Le viol du vampire

Le viol du vampire.

Je suppose, j’imagine, que Le viol du vampire, sorti en 1968, n’a pas dû avoir une grande diffusion. Parce que, alors familier de tout ce qui pouvait toucher aux buveurs de sang, je me serais certainement précipité d’aller voir dans un cinéma marginal un film au titre aussi excitant et accrocheur. Première réalisation du considérable Jean Rollin qui a saisi très vite que l’alliance entre nudité féminine et vampirisme pourrait constituer une mayonnaise séduisante, le film n’a pas dû être diffusé sur les pourtant alors nombreux écrans de ma ville provinciale (Grenoble). Ceci, nonobstant qu’il ait été enregistré en Noir et Blanc, non par choix esthétique assumé, mais plus simplement par manque de fric.
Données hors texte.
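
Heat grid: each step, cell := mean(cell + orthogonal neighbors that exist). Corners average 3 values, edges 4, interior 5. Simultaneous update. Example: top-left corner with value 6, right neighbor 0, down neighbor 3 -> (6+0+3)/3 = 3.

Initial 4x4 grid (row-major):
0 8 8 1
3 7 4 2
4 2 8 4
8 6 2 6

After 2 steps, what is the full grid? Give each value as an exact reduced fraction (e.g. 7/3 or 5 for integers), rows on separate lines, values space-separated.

Answer: 155/36 73/15 307/60 35/9
973/240 101/20 113/25 1033/240
383/80 459/100 257/50 63/16
59/12 107/20 9/2 29/6

Derivation:
After step 1:
  11/3 23/4 21/4 11/3
  7/2 24/5 29/5 11/4
  17/4 27/5 4 5
  6 9/2 11/2 4
After step 2:
  155/36 73/15 307/60 35/9
  973/240 101/20 113/25 1033/240
  383/80 459/100 257/50 63/16
  59/12 107/20 9/2 29/6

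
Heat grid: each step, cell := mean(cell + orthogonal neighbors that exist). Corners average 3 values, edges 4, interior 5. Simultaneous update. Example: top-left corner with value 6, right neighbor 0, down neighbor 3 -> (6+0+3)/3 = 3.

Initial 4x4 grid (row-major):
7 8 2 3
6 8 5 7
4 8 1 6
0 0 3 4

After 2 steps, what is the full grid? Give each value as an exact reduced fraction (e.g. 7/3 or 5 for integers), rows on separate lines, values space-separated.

Answer: 13/2 99/16 387/80 55/12
99/16 283/50 519/100 367/80
977/240 461/100 199/50 1121/240
103/36 617/240 821/240 65/18

Derivation:
After step 1:
  7 25/4 9/2 4
  25/4 7 23/5 21/4
  9/2 21/5 23/5 9/2
  4/3 11/4 2 13/3
After step 2:
  13/2 99/16 387/80 55/12
  99/16 283/50 519/100 367/80
  977/240 461/100 199/50 1121/240
  103/36 617/240 821/240 65/18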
Ce qui vient d’être dit ne plombe pas considérablement le propos : les images d’une campagne toujours aussi moche lorsqu’elle est filmée au sortir de l’hiver, les arbustes dénudés, le vent qu’on imagine glaçant, les terres boueuses ou encore gelées peuvent absolument constituer le décor de films de qualité. Et il y a suffisamment, dans notre pays, des manoirs abandonnés, des bâtisses décrépites, des taudis hideux et photogéniques pour présenter des images gênantes. En tout cas capables de présenter aux spectateurs des décors désagréables.

Rapide éclairage sur le scénario du Viol du vampire ; rapide et peu éclairant, parce que l’une des caractéristiques du cinéma de Jean Rollin est de présenter au spectateur un gloubi-glouba sans cohérence ; je rends hommage, d’ailleurs, au brave garçon qui a rédigé sur ce film la notice scénaristique complète qui raconte, sur Wikipédia, les développements et péripéties du film : je me suis émerveillé de sa rigueur et de son exhaustivité. C’est bien simple : on peut frémir de constater que sur un tel tohu-bohu quelqu’un peut consciencieusement prendre en note les moindres émois d’un scénario inintelligible.
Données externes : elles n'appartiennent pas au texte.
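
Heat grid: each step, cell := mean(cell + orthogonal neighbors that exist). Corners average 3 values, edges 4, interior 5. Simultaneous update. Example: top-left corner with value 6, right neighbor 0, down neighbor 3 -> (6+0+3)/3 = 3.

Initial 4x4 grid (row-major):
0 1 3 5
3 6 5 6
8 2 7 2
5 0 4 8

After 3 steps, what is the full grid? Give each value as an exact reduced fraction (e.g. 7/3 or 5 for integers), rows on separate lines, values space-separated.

Answer: 6299/2160 6041/1800 6787/1800 9589/2160
26129/7200 21713/6000 26623/6000 32743/7200
5581/1440 25571/6000 26017/6000 1423/288
8921/2160 571/144 3259/720 1991/432

Derivation:
After step 1:
  4/3 5/2 7/2 14/3
  17/4 17/5 27/5 9/2
  9/2 23/5 4 23/4
  13/3 11/4 19/4 14/3
After step 2:
  97/36 161/60 241/60 38/9
  809/240 403/100 104/25 1219/240
  1061/240 77/20 49/10 227/48
  139/36 493/120 97/24 91/18
After step 3:
  6299/2160 6041/1800 6787/1800 9589/2160
  26129/7200 21713/6000 26623/6000 32743/7200
  5581/1440 25571/6000 26017/6000 1423/288
  8921/2160 571/144 3259/720 1991/432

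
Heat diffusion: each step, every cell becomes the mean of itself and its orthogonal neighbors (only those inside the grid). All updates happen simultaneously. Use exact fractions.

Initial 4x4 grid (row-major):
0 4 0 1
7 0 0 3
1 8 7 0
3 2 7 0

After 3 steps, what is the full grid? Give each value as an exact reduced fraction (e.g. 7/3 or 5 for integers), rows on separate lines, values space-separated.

Answer: 1477/540 15349/7200 13517/7200 619/432
20419/7200 4579/1500 13649/6000 1789/900
8921/2400 6731/2000 1991/600 473/180
2557/720 1581/400 2489/720 3397/1080

Derivation:
After step 1:
  11/3 1 5/4 4/3
  2 19/5 2 1
  19/4 18/5 22/5 5/2
  2 5 4 7/3
After step 2:
  20/9 583/240 67/48 43/36
  853/240 62/25 249/100 41/24
  247/80 431/100 33/10 307/120
  47/12 73/20 59/15 53/18
After step 3:
  1477/540 15349/7200 13517/7200 619/432
  20419/7200 4579/1500 13649/6000 1789/900
  8921/2400 6731/2000 1991/600 473/180
  2557/720 1581/400 2489/720 3397/1080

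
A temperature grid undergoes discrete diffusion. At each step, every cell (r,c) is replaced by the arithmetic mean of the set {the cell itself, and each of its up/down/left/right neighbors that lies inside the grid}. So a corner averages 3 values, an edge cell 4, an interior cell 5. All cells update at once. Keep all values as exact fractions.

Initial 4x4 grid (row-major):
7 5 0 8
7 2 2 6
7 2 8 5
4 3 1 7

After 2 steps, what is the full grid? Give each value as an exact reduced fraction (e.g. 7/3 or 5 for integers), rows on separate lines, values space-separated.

After step 1:
  19/3 7/2 15/4 14/3
  23/4 18/5 18/5 21/4
  5 22/5 18/5 13/2
  14/3 5/2 19/4 13/3
After step 2:
  187/36 1031/240 931/240 41/9
  1241/240 417/100 99/25 1201/240
  1189/240 191/50 457/100 1181/240
  73/18 979/240 911/240 187/36

Answer: 187/36 1031/240 931/240 41/9
1241/240 417/100 99/25 1201/240
1189/240 191/50 457/100 1181/240
73/18 979/240 911/240 187/36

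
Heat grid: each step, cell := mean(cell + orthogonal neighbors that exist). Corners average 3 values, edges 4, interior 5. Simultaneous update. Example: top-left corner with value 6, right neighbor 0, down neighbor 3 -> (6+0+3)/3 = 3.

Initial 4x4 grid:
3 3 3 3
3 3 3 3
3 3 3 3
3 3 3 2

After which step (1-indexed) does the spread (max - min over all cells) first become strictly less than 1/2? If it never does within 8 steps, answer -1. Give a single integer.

Answer: 1

Derivation:
Step 1: max=3, min=8/3, spread=1/3
  -> spread < 1/2 first at step 1
Step 2: max=3, min=49/18, spread=5/18
Step 3: max=3, min=607/216, spread=41/216
Step 4: max=3, min=18397/6480, spread=1043/6480
Step 5: max=3, min=557647/194400, spread=25553/194400
Step 6: max=53921/18000, min=16824541/5832000, spread=645863/5832000
Step 7: max=359029/120000, min=507238309/174960000, spread=16225973/174960000
Step 8: max=161299/54000, min=15268922017/5248800000, spread=409340783/5248800000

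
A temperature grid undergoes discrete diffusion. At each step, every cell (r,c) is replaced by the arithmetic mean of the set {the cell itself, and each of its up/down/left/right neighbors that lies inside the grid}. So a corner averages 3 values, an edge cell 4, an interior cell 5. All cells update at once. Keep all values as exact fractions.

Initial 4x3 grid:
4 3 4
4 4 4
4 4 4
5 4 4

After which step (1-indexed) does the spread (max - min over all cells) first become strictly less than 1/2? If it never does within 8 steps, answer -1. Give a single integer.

Answer: 3

Derivation:
Step 1: max=13/3, min=11/3, spread=2/3
Step 2: max=77/18, min=893/240, spread=401/720
Step 3: max=905/216, min=8203/2160, spread=847/2160
  -> spread < 1/2 first at step 3
Step 4: max=537181/129600, min=3309989/864000, spread=813653/2592000
Step 5: max=31967729/7776000, min=29973499/7776000, spread=199423/777600
Step 6: max=1905761551/466560000, min=1808845601/466560000, spread=1938319/9331200
Step 7: max=113793499109/27993600000, min=109006109659/27993600000, spread=95747789/559872000
Step 8: max=6800515785631/1679616000000, min=6565510002881/1679616000000, spread=940023131/6718464000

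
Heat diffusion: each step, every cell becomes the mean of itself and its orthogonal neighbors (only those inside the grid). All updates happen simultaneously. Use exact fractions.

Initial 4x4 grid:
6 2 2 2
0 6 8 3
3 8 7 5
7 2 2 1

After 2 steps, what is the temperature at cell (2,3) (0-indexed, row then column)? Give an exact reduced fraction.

Answer: 103/24

Derivation:
Step 1: cell (2,3) = 4
Step 2: cell (2,3) = 103/24
Full grid after step 2:
  125/36 449/120 451/120 31/9
  943/240 459/100 24/5 481/120
  349/80 101/20 117/25 103/24
  53/12 339/80 197/48 29/9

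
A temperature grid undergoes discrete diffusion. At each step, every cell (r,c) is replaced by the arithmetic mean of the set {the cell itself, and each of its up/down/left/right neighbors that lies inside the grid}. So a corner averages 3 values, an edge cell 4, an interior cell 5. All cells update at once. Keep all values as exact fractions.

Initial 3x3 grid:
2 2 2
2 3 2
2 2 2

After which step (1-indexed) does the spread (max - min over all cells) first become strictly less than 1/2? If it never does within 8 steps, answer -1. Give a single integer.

Step 1: max=9/4, min=2, spread=1/4
  -> spread < 1/2 first at step 1
Step 2: max=56/25, min=169/80, spread=51/400
Step 3: max=10423/4800, min=767/360, spread=589/14400
Step 4: max=64943/30000, min=617081/288000, spread=31859/1440000
Step 5: max=37251607/17280000, min=3864721/1800000, spread=751427/86400000
Step 6: max=232634687/108000000, min=2228663129/1036800000, spread=23149331/5184000000
Step 7: max=133898654263/62208000000, min=13934931889/6480000000, spread=616540643/311040000000
Step 8: max=836712453983/388800000000, min=8028892008761/3732480000000, spread=17737747379/18662400000000

Answer: 1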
En très gros, voici : une effroyable rumeur frappe une vieille demeure de Normandie, située à l’écart d’un pauvre village. On prétend que, depuis des siècles, quatre sœurs vampires y vivent presque cloitrées, ne sortant qu’à la nuit pour adorer une idole contrefaite (le Très-Bas, un des noms de Satan) et pour boire le sang d’oiseaux qu’elles parviennent on ne sait comment, à attraper. Au début du siècle les paysans du coin auraient tenté de les éliminer mais ne seraient parvenus qu’à crever les yeux d’une (Nicole Romain) et à violer une autre (Solange Pradesh).

C’est du moins ce que raconte un vieux châtelain (Doc Moyle) à Thomas (Bernard Letrou), jeune psychanalyste persuadé que les pauvres filles sont victimes de méchants racontars, des siècles de haine et de superstition. Thomas est accompagné dans l’aventure par un couple de ses amis, Marc (Marquis Polho) et Brigitte (Catherine Deville). Et puis – ah ah ! – le vieux châtelain n’est pas si doux ni bienveillant qu’il prétend l’être : c’est en fait un ensorceleur sacripant qui (on le suppose) couche avec les quatre jeunes femmes.

Partant de ces prémisses, un Mario Bava aurait pu faire quelque chose d’intéressant, d’autant que l’atmosphère de l’époque le permettant (y incitant, même) l’exhibition de jolies poitrines dénudées pouvait apporter au récit un peu de poivre. Mais Jean Rollin, dont la cohérence n’a jamais été la vertu majeure, se surpasse dans la bouillie scénaristique. Le sommet est le basculement dans une deuxième partie où foisonnent de réels vampires, dont la reine (Jacqueline Sieger) souhaite étendre au monde entier le goût du sang, utilisant des messes noires pour y parvenir.

J’arrête là, renvoyant d’éventuels lecteurs à la fiche Wikipédiad’une exhaustivité risible. En même temps, je vais vous faire une confidence affreuse : j’ai déjà commenté ici Le frisson des vampires (en exposant de façon un peu détaillée la manière du réalisateur), 4ème film de Rollin. Le viol étant donc le 1er. Ainsi que des films plus tardifs : La nuit des traquées, Les deux orphelines vampires et La fiancée de Dracula. Mais je viens aussi d’acquérir les numéros 2 et 3, La vampire nue et Requiem pour un vampire. Tout ça n’est pas très rassurant, n’est-ce pas ?

Mais Rollin, c’est comme les cacahuètes : on ne s’arrête jamais à temps.